Getting towards the end
My time at SMV is fast running out like being in a canoe in the calm but accelerating water above the Niagara Falls knowing that very soon things are going to change pretty radically, but you’ve no idea what it will feel like. Yesterday I received the service rota to fill in, but since my involvement stops half way through, I had to send it back incomplete, with three large metaphorical dots. And now I have to think what to say in my ‘last sermon’. Not as easy as you might think. There’ll not be time for a review of thirty years and yet I’m frightened of missing the point altogether.

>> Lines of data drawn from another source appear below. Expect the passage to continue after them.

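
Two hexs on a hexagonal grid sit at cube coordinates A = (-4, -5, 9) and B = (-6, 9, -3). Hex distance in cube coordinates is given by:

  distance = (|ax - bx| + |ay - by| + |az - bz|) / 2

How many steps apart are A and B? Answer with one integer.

Answer: 14

Derivation:
|ax - bx| = |-4 - (-6)| = 2
|ay - by| = |-5 - 9| = 14
|az - bz| = |9 - (-3)| = 12
distance = (2 + 14 + 12) / 2 = 28 / 2 = 14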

Also trying to start my memoir. How about this? ‘You know, you wake up one morning suddenly aware you have a self which is separate from your parents. But there you are, trapped in their version of what life is like: their house, your grandma’s house, the house down the road at number 19, their language, their town. You then spend a large part of your life trying to build new terms of reference only for your children to be confronted by the same challenge, needing to make their own way, to find their own voice, and their own selves.’
Okay! So the Niagara Falls image is a bit too eschatological and white water rafting would have been better. I once had to sack a church organist when I worked in North London and on his last Sunday he chose for the anthem C Hubert H Parry’s, ‘Lord, let me know mine end and the number of my days.’ Apparently he had shown exactly the same humour when sacked from a church in Highgate.